Job Overview
The role involves collaborating with a leading AI research organisation to enhance the reasoning, actions, and communication of coding assistants within development workflows. The organisation is looking for technically skilled professionals—particularly those with experience in code review, testing, or documentation—to evaluate complete transcripts of user–AI coding interactions. This short-term project contributes directly to shaping the next generation of AI tools that assist developers.
Core Responsibilities
- Examine detailed transcripts of interactions between users and AI coding assistants.
- Evaluate the AI’s reasoning, execution, and declared actions with precision.

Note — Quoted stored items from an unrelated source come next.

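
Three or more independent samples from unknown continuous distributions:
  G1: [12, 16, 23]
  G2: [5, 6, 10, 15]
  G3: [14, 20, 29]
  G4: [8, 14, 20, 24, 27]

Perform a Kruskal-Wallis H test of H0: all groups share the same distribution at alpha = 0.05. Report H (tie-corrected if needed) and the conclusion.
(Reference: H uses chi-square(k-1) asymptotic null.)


Step 1: Combine all N = 15 observations and assign midranks.
sorted (value, group, rank): (5,G2,1), (6,G2,2), (8,G4,3), (10,G2,4), (12,G1,5), (14,G3,6.5), (14,G4,6.5), (15,G2,8), (16,G1,9), (20,G3,10.5), (20,G4,10.5), (23,G1,12), (24,G4,13), (27,G4,14), (29,G3,15)
Step 2: Sum ranks within each group.
R_1 = 26 (n_1 = 3)
R_2 = 15 (n_2 = 4)
R_3 = 32 (n_3 = 3)
R_4 = 47 (n_4 = 5)
Step 3: H = 12/(N(N+1)) * sum(R_i^2/n_i) - 3(N+1)
     = 12/(15*16) * (26^2/3 + 15^2/4 + 32^2/3 + 47^2/5) - 3*16
     = 0.050000 * 1064.72 - 48
     = 5.235833.
Step 4: Ties present; correction factor C = 1 - 12/(15^3 - 15) = 0.996429. Corrected H = 5.235833 / 0.996429 = 5.254600.
Step 5: Under H0, H ~ chi^2(3); p-value = 0.154076.
Step 6: alpha = 0.05. fail to reject H0.

H = 5.2546, df = 3, p = 0.154076, fail to reject H0.


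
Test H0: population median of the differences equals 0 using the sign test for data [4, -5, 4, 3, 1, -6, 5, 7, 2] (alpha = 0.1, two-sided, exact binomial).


Step 1: Discard zero differences. Original n = 9; n_eff = number of nonzero differences = 9.
Nonzero differences (with sign): +4, -5, +4, +3, +1, -6, +5, +7, +2
Step 2: Count signs: positive = 7, negative = 2.
Step 3: Under H0: P(positive) = 0.5, so the number of positives S ~ Bin(9, 0.5).
Step 4: Two-sided exact p-value = sum of Bin(9,0.5) probabilities at or below the observed probability = 0.179688.
Step 5: alpha = 0.1. fail to reject H0.

n_eff = 9, pos = 7, neg = 2, p = 0.179688, fail to reject H0.


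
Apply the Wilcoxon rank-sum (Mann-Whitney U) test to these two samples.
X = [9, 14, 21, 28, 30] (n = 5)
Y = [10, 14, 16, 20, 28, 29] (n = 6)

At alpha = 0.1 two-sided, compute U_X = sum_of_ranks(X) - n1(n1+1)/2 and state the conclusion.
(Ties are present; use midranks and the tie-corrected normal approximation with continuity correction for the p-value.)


Step 1: Combine and sort all 11 observations; assign midranks.
sorted (value, group): (9,X), (10,Y), (14,X), (14,Y), (16,Y), (20,Y), (21,X), (28,X), (28,Y), (29,Y), (30,X)
ranks: 9->1, 10->2, 14->3.5, 14->3.5, 16->5, 20->6, 21->7, 28->8.5, 28->8.5, 29->10, 30->11
Step 2: Rank sum for X: R1 = 1 + 3.5 + 7 + 8.5 + 11 = 31.
Step 3: U_X = R1 - n1(n1+1)/2 = 31 - 5*6/2 = 31 - 15 = 16.
       U_Y = n1*n2 - U_X = 30 - 16 = 14.
Step 4: Ties are present, so use the tie-corrected normal approximation (with continuity correction) for the p-value.
Step 5: p-value = 0.926933; compare to alpha = 0.1. fail to reject H0.

U_X = 16, p = 0.926933, fail to reject H0 at alpha = 0.1.


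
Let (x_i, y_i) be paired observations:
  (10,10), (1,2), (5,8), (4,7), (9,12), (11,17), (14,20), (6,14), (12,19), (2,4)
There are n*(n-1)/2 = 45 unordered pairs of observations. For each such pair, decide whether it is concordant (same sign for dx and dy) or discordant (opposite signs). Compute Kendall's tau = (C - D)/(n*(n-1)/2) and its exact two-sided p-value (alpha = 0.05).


Step 1: Enumerate the 45 unordered pairs (i,j) with i<j and classify each by sign(x_j-x_i) * sign(y_j-y_i).
  (1,2):dx=-9,dy=-8->C; (1,3):dx=-5,dy=-2->C; (1,4):dx=-6,dy=-3->C; (1,5):dx=-1,dy=+2->D
  (1,6):dx=+1,dy=+7->C; (1,7):dx=+4,dy=+10->C; (1,8):dx=-4,dy=+4->D; (1,9):dx=+2,dy=+9->C
  (1,10):dx=-8,dy=-6->C; (2,3):dx=+4,dy=+6->C; (2,4):dx=+3,dy=+5->C; (2,5):dx=+8,dy=+10->C
  (2,6):dx=+10,dy=+15->C; (2,7):dx=+13,dy=+18->C; (2,8):dx=+5,dy=+12->C; (2,9):dx=+11,dy=+17->C
  (2,10):dx=+1,dy=+2->C; (3,4):dx=-1,dy=-1->C; (3,5):dx=+4,dy=+4->C; (3,6):dx=+6,dy=+9->C
  (3,7):dx=+9,dy=+12->C; (3,8):dx=+1,dy=+6->C; (3,9):dx=+7,dy=+11->C; (3,10):dx=-3,dy=-4->C
  (4,5):dx=+5,dy=+5->C; (4,6):dx=+7,dy=+10->C; (4,7):dx=+10,dy=+13->C; (4,8):dx=+2,dy=+7->C
  (4,9):dx=+8,dy=+12->C; (4,10):dx=-2,dy=-3->C; (5,6):dx=+2,dy=+5->C; (5,7):dx=+5,dy=+8->C
  (5,8):dx=-3,dy=+2->D; (5,9):dx=+3,dy=+7->C; (5,10):dx=-7,dy=-8->C; (6,7):dx=+3,dy=+3->C
  (6,8):dx=-5,dy=-3->C; (6,9):dx=+1,dy=+2->C; (6,10):dx=-9,dy=-13->C; (7,8):dx=-8,dy=-6->C
  (7,9):dx=-2,dy=-1->C; (7,10):dx=-12,dy=-16->C; (8,9):dx=+6,dy=+5->C; (8,10):dx=-4,dy=-10->C
  (9,10):dx=-10,dy=-15->C
Step 2: C = 42, D = 3, total pairs = 45.
Step 3: tau = (C - D)/(n(n-1)/2) = (42 - 3)/45 = 0.866667.
Step 4: Exact two-sided p-value (enumerate n! = 3628800 permutations of y under H0): p = 0.000115.
Step 5: alpha = 0.05. reject H0.

tau_b = 0.8667 (C=42, D=3), p = 0.000115, reject H0.


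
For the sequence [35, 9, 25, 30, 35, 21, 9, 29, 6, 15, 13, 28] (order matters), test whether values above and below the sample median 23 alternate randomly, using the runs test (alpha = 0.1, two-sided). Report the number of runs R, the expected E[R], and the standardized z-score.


Step 1: Compute median = 23; label A = above, B = below.
Labels in order: ABAAABBABBBA  (n_A = 6, n_B = 6)
Step 2: Count runs R = 7.
Step 3: Under H0 (random ordering), E[R] = 2*n_A*n_B/(n_A+n_B) + 1 = 2*6*6/12 + 1 = 7.0000.
        Var[R] = 2*n_A*n_B*(2*n_A*n_B - n_A - n_B) / ((n_A+n_B)^2 * (n_A+n_B-1)) = 4320/1584 = 2.7273.
        SD[R] = 1.6514.
Step 4: R = E[R], so z = 0 with no continuity correction.
Step 5: Two-sided p-value via normal approximation = 2*(1 - Phi(|z|)) = 1.000000.
Step 6: alpha = 0.1. fail to reject H0.

R = 7, z = 0.0000, p = 1.000000, fail to reject H0.


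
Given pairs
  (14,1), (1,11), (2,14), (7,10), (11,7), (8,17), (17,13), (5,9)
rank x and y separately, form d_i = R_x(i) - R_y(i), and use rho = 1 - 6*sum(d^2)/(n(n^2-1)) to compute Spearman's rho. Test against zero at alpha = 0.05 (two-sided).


Step 1: Rank x and y separately (midranks; no ties here).
rank(x): 14->7, 1->1, 2->2, 7->4, 11->6, 8->5, 17->8, 5->3
rank(y): 1->1, 11->5, 14->7, 10->4, 7->2, 17->8, 13->6, 9->3
Step 2: d_i = R_x(i) - R_y(i); compute d_i^2.
  (7-1)^2=36, (1-5)^2=16, (2-7)^2=25, (4-4)^2=0, (6-2)^2=16, (5-8)^2=9, (8-6)^2=4, (3-3)^2=0
sum(d^2) = 106.
Step 3: rho = 1 - 6*106 / (8*(8^2 - 1)) = 1 - 636/504 = -0.261905.
Step 4: Under H0, t = rho * sqrt((n-2)/(1-rho^2)) = -0.6647 ~ t(6).
Step 5: Two-sided p-value from the t-distribution with 6 df = 0.530923.
Step 6: alpha = 0.05. fail to reject H0.

rho = -0.2619, p = 0.530923, fail to reject H0 at alpha = 0.05.


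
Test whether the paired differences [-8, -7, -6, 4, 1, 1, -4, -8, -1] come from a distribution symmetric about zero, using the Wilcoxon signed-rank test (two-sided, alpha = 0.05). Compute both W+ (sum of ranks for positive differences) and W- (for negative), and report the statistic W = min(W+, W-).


Step 1: Drop any zero differences (none here) and take |d_i|.
|d| = [8, 7, 6, 4, 1, 1, 4, 8, 1]
Step 2: Midrank |d_i| (ties get averaged ranks).
ranks: |8|->8.5, |7|->7, |6|->6, |4|->4.5, |1|->2, |1|->2, |4|->4.5, |8|->8.5, |1|->2
Step 3: Attach original signs; sum ranks with positive sign and with negative sign.
W+ = 4.5 + 2 + 2 = 8.5
W- = 8.5 + 7 + 6 + 4.5 + 8.5 + 2 = 36.5
(Check: W+ + W- = 45 should equal n(n+1)/2 = 45.)
Step 4: Test statistic W = min(W+, W-) = 8.5.
Step 5: Ties in |d|, so use the tie-corrected normal approximation.
        E[W] = n(n+1)/4 = 9*10/4 = 22.5.
        Tie groups: |d|=1 (t=3), |d|=4 (t=2), |d|=8 (t=2); sum(t^3 - t) = 36.
        Var[W] = n(n+1)(2n+1)/24 - sum(t^3-t)/48 = 1710/24 - 36/48 = 70.5.
        z = (W - E[W]) / sqrt(Var[W]) = (8.5 - 22.5) / 8.3964 = -1.6674.
        Two-sided p = 2*Phi(z) = 0.095440.
Step 6: alpha = 0.05. fail to reject H0.

W+ = 8.5, W- = 36.5, W = min = 8.5, p = 0.095440, fail to reject H0.


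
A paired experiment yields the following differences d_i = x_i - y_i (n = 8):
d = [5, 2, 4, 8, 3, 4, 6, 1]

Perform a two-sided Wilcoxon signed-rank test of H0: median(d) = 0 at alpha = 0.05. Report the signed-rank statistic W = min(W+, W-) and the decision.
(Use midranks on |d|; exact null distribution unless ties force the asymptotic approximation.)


Step 1: Drop any zero differences (none here) and take |d_i|.
|d| = [5, 2, 4, 8, 3, 4, 6, 1]
Step 2: Midrank |d_i| (ties get averaged ranks).
ranks: |5|->6, |2|->2, |4|->4.5, |8|->8, |3|->3, |4|->4.5, |6|->7, |1|->1
Step 3: Attach original signs; sum ranks with positive sign and with negative sign.
W+ = 6 + 2 + 4.5 + 8 + 3 + 4.5 + 7 + 1 = 36
W- = 0 = 0
(Check: W+ + W- = 36 should equal n(n+1)/2 = 36.)
Step 4: Test statistic W = min(W+, W-) = 0.
Step 5: Ties in |d|, so use the tie-corrected normal approximation.
        E[W] = n(n+1)/4 = 8*9/4 = 18.
        Tie groups: |d|=4 (t=2); sum(t^3 - t) = 6.
        Var[W] = n(n+1)(2n+1)/24 - sum(t^3-t)/48 = 1224/24 - 6/48 = 50.875.
        z = (W - E[W]) / sqrt(Var[W]) = (0 - 18) / 7.1327 = -2.5236.
        Two-sided p = 2*Phi(z) = 0.011616.
Step 6: alpha = 0.05. reject H0.

W+ = 36, W- = 0, W = min = 0, p = 0.011616, reject H0.


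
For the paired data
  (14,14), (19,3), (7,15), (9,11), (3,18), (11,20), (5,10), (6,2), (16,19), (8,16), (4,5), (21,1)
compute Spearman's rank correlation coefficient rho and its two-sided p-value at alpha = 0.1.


Step 1: Rank x and y separately (midranks; no ties here).
rank(x): 14->9, 19->11, 7->5, 9->7, 3->1, 11->8, 5->3, 6->4, 16->10, 8->6, 4->2, 21->12
rank(y): 14->7, 3->3, 15->8, 11->6, 18->10, 20->12, 10->5, 2->2, 19->11, 16->9, 5->4, 1->1
Step 2: d_i = R_x(i) - R_y(i); compute d_i^2.
  (9-7)^2=4, (11-3)^2=64, (5-8)^2=9, (7-6)^2=1, (1-10)^2=81, (8-12)^2=16, (3-5)^2=4, (4-2)^2=4, (10-11)^2=1, (6-9)^2=9, (2-4)^2=4, (12-1)^2=121
sum(d^2) = 318.
Step 3: rho = 1 - 6*318 / (12*(12^2 - 1)) = 1 - 1908/1716 = -0.111888.
Step 4: Under H0, t = rho * sqrt((n-2)/(1-rho^2)) = -0.3561 ~ t(10).
Step 5: Two-sided p-value from the t-distribution with 10 df = 0.729195.
Step 6: alpha = 0.1. fail to reject H0.

rho = -0.1119, p = 0.729195, fail to reject H0 at alpha = 0.1.


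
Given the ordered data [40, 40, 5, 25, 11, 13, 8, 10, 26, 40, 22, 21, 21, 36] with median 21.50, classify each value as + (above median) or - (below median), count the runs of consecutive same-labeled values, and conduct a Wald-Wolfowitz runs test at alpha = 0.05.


Step 1: Compute median = 21.50; label A = above, B = below.
Labels in order: AABABBBBAAABBA  (n_A = 7, n_B = 7)
Step 2: Count runs R = 7.
Step 3: Under H0 (random ordering), E[R] = 2*n_A*n_B/(n_A+n_B) + 1 = 2*7*7/14 + 1 = 8.0000.
        Var[R] = 2*n_A*n_B*(2*n_A*n_B - n_A - n_B) / ((n_A+n_B)^2 * (n_A+n_B-1)) = 8232/2548 = 3.2308.
        SD[R] = 1.7974.
Step 4: Continuity-corrected z = (R + 0.5 - E[R]) / SD[R] = (7 + 0.5 - 8.0000) / 1.7974 = -0.2782.
Step 5: Two-sided p-value via normal approximation = 2*(1 - Phi(|z|)) = 0.780879.
Step 6: alpha = 0.05. fail to reject H0.

R = 7, z = -0.2782, p = 0.780879, fail to reject H0.


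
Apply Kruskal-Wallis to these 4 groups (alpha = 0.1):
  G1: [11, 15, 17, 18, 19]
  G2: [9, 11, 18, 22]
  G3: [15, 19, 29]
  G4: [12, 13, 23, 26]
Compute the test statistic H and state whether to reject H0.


Step 1: Combine all N = 16 observations and assign midranks.
sorted (value, group, rank): (9,G2,1), (11,G1,2.5), (11,G2,2.5), (12,G4,4), (13,G4,5), (15,G1,6.5), (15,G3,6.5), (17,G1,8), (18,G1,9.5), (18,G2,9.5), (19,G1,11.5), (19,G3,11.5), (22,G2,13), (23,G4,14), (26,G4,15), (29,G3,16)
Step 2: Sum ranks within each group.
R_1 = 38 (n_1 = 5)
R_2 = 26 (n_2 = 4)
R_3 = 34 (n_3 = 3)
R_4 = 38 (n_4 = 4)
Step 3: H = 12/(N(N+1)) * sum(R_i^2/n_i) - 3(N+1)
     = 12/(16*17) * (38^2/5 + 26^2/4 + 34^2/3 + 38^2/4) - 3*17
     = 0.044118 * 1204.13 - 51
     = 2.123529.
Step 4: Ties present; correction factor C = 1 - 24/(16^3 - 16) = 0.994118. Corrected H = 2.123529 / 0.994118 = 2.136095.
Step 5: Under H0, H ~ chi^2(3); p-value = 0.544645.
Step 6: alpha = 0.1. fail to reject H0.

H = 2.1361, df = 3, p = 0.544645, fail to reject H0.


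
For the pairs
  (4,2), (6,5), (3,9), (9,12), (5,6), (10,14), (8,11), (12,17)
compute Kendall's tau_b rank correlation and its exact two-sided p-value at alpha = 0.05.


Step 1: Enumerate the 28 unordered pairs (i,j) with i<j and classify each by sign(x_j-x_i) * sign(y_j-y_i).
  (1,2):dx=+2,dy=+3->C; (1,3):dx=-1,dy=+7->D; (1,4):dx=+5,dy=+10->C; (1,5):dx=+1,dy=+4->C
  (1,6):dx=+6,dy=+12->C; (1,7):dx=+4,dy=+9->C; (1,8):dx=+8,dy=+15->C; (2,3):dx=-3,dy=+4->D
  (2,4):dx=+3,dy=+7->C; (2,5):dx=-1,dy=+1->D; (2,6):dx=+4,dy=+9->C; (2,7):dx=+2,dy=+6->C
  (2,8):dx=+6,dy=+12->C; (3,4):dx=+6,dy=+3->C; (3,5):dx=+2,dy=-3->D; (3,6):dx=+7,dy=+5->C
  (3,7):dx=+5,dy=+2->C; (3,8):dx=+9,dy=+8->C; (4,5):dx=-4,dy=-6->C; (4,6):dx=+1,dy=+2->C
  (4,7):dx=-1,dy=-1->C; (4,8):dx=+3,dy=+5->C; (5,6):dx=+5,dy=+8->C; (5,7):dx=+3,dy=+5->C
  (5,8):dx=+7,dy=+11->C; (6,7):dx=-2,dy=-3->C; (6,8):dx=+2,dy=+3->C; (7,8):dx=+4,dy=+6->C
Step 2: C = 24, D = 4, total pairs = 28.
Step 3: tau = (C - D)/(n(n-1)/2) = (24 - 4)/28 = 0.714286.
Step 4: Exact two-sided p-value (enumerate n! = 40320 permutations of y under H0): p = 0.014137.
Step 5: alpha = 0.05. reject H0.

tau_b = 0.7143 (C=24, D=4), p = 0.014137, reject H0.


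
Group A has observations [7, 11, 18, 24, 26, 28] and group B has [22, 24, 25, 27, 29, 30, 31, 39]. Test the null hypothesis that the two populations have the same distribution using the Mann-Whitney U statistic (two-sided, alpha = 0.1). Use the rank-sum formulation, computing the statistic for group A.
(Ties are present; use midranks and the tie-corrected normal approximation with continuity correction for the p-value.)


Step 1: Combine and sort all 14 observations; assign midranks.
sorted (value, group): (7,X), (11,X), (18,X), (22,Y), (24,X), (24,Y), (25,Y), (26,X), (27,Y), (28,X), (29,Y), (30,Y), (31,Y), (39,Y)
ranks: 7->1, 11->2, 18->3, 22->4, 24->5.5, 24->5.5, 25->7, 26->8, 27->9, 28->10, 29->11, 30->12, 31->13, 39->14
Step 2: Rank sum for X: R1 = 1 + 2 + 3 + 5.5 + 8 + 10 = 29.5.
Step 3: U_X = R1 - n1(n1+1)/2 = 29.5 - 6*7/2 = 29.5 - 21 = 8.5.
       U_Y = n1*n2 - U_X = 48 - 8.5 = 39.5.
Step 4: Ties are present, so use the tie-corrected normal approximation (with continuity correction) for the p-value.
Step 5: p-value = 0.052547; compare to alpha = 0.1. reject H0.

U_X = 8.5, p = 0.052547, reject H0 at alpha = 0.1.


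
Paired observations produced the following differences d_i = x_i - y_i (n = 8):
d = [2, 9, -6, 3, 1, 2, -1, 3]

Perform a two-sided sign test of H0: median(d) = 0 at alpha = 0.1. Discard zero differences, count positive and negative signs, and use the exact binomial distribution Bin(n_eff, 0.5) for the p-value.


Step 1: Discard zero differences. Original n = 8; n_eff = number of nonzero differences = 8.
Nonzero differences (with sign): +2, +9, -6, +3, +1, +2, -1, +3
Step 2: Count signs: positive = 6, negative = 2.
Step 3: Under H0: P(positive) = 0.5, so the number of positives S ~ Bin(8, 0.5).
Step 4: Two-sided exact p-value = sum of Bin(8,0.5) probabilities at or below the observed probability = 0.289062.
Step 5: alpha = 0.1. fail to reject H0.

n_eff = 8, pos = 6, neg = 2, p = 0.289062, fail to reject H0.


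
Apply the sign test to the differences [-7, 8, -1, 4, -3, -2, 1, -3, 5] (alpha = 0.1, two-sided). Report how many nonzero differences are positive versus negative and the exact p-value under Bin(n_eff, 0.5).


Step 1: Discard zero differences. Original n = 9; n_eff = number of nonzero differences = 9.
Nonzero differences (with sign): -7, +8, -1, +4, -3, -2, +1, -3, +5
Step 2: Count signs: positive = 4, negative = 5.
Step 3: Under H0: P(positive) = 0.5, so the number of positives S ~ Bin(9, 0.5).
Step 4: Two-sided exact p-value = sum of Bin(9,0.5) probabilities at or below the observed probability = 1.000000.
Step 5: alpha = 0.1. fail to reject H0.

n_eff = 9, pos = 4, neg = 5, p = 1.000000, fail to reject H0.


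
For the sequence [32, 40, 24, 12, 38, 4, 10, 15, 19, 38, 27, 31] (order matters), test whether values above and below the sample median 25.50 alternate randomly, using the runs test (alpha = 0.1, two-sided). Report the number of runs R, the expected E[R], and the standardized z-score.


Step 1: Compute median = 25.50; label A = above, B = below.
Labels in order: AABBABBBBAAA  (n_A = 6, n_B = 6)
Step 2: Count runs R = 5.
Step 3: Under H0 (random ordering), E[R] = 2*n_A*n_B/(n_A+n_B) + 1 = 2*6*6/12 + 1 = 7.0000.
        Var[R] = 2*n_A*n_B*(2*n_A*n_B - n_A - n_B) / ((n_A+n_B)^2 * (n_A+n_B-1)) = 4320/1584 = 2.7273.
        SD[R] = 1.6514.
Step 4: Continuity-corrected z = (R + 0.5 - E[R]) / SD[R] = (5 + 0.5 - 7.0000) / 1.6514 = -0.9083.
Step 5: Two-sided p-value via normal approximation = 2*(1 - Phi(|z|)) = 0.363722.
Step 6: alpha = 0.1. fail to reject H0.

R = 5, z = -0.9083, p = 0.363722, fail to reject H0.


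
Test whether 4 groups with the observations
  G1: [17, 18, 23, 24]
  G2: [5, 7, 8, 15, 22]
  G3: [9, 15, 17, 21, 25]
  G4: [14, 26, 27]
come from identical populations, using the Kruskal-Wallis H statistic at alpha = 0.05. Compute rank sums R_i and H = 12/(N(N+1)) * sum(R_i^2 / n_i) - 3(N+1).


Step 1: Combine all N = 17 observations and assign midranks.
sorted (value, group, rank): (5,G2,1), (7,G2,2), (8,G2,3), (9,G3,4), (14,G4,5), (15,G2,6.5), (15,G3,6.5), (17,G1,8.5), (17,G3,8.5), (18,G1,10), (21,G3,11), (22,G2,12), (23,G1,13), (24,G1,14), (25,G3,15), (26,G4,16), (27,G4,17)
Step 2: Sum ranks within each group.
R_1 = 45.5 (n_1 = 4)
R_2 = 24.5 (n_2 = 5)
R_3 = 45 (n_3 = 5)
R_4 = 38 (n_4 = 3)
Step 3: H = 12/(N(N+1)) * sum(R_i^2/n_i) - 3(N+1)
     = 12/(17*18) * (45.5^2/4 + 24.5^2/5 + 45^2/5 + 38^2/3) - 3*18
     = 0.039216 * 1523.95 - 54
     = 5.762582.
Step 4: Ties present; correction factor C = 1 - 12/(17^3 - 17) = 0.997549. Corrected H = 5.762582 / 0.997549 = 5.776740.
Step 5: Under H0, H ~ chi^2(3); p-value = 0.122992.
Step 6: alpha = 0.05. fail to reject H0.

H = 5.7767, df = 3, p = 0.122992, fail to reject H0.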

- Assign scores to each transcript using a 10-point rubric across multiple evaluation criteria.
- Provide concise justifications when needed, referencing specific examples from the conversations.
- Identify inconsistencies between the AI’s stated intentions and actual behaviour (e.g., promising to run tests but failing to do so).
Skills & Requirements
Preferred Backgrounds:
- Senior or Staff Engineers with extensive experience in code review and practical execution insight.
- QA Engineers with a strong focus on verification and consistency analysis.
- Technical Writers or Documentation Specialists adept at comparing instructions with actual implementation.
Also Well-Suited:
- Backend or Full-Stack Developers experienced with function calls, APIs, and testing workflows.
- DevOps or SRE professionals knowledgeable in tool orchestration and system behaviour analysis.
Languages and Tools:
- Proficiency in Python is advantageous, as most transcripts are Python-based.
- Familiarity with additional languages such as JavaScript, TypeScript, Java, C++, Go, Ruby, Rust, or Bash is beneficial.
- Experience with Git workflows, testing frameworks, and debugging tools is highly valuable.
More About the Opportunity
- Each transcript batch should be completed within five hours of starting, with unlimited batches available.
- Engagement is task-based and flexible, with the possibility of recurring assignments.
Application Process
- Candidates begin by submitting a resume.
- Selected applicants receive rubric guidelines and access to the evaluation platform.
- Most candidates are notified within a few business days.
- The organisation welcomes all qualified applicants, irrespective of legally protected characteristics, and provides reasonable accommodations upon request.
Contract and Payment Terms
- Engagement is on an independent contractor basis.
- The role is fully remote, allowing work to be completed on a flexible schedule.
- Project durations may be extended, shortened, or concluded early depending on organisational needs and individual performance.
- The work does not require access to any confidential or proprietary information from current or past employers, clients, or institutions.
- Payments are issued weekly via Stripe or Wise, based on services rendered.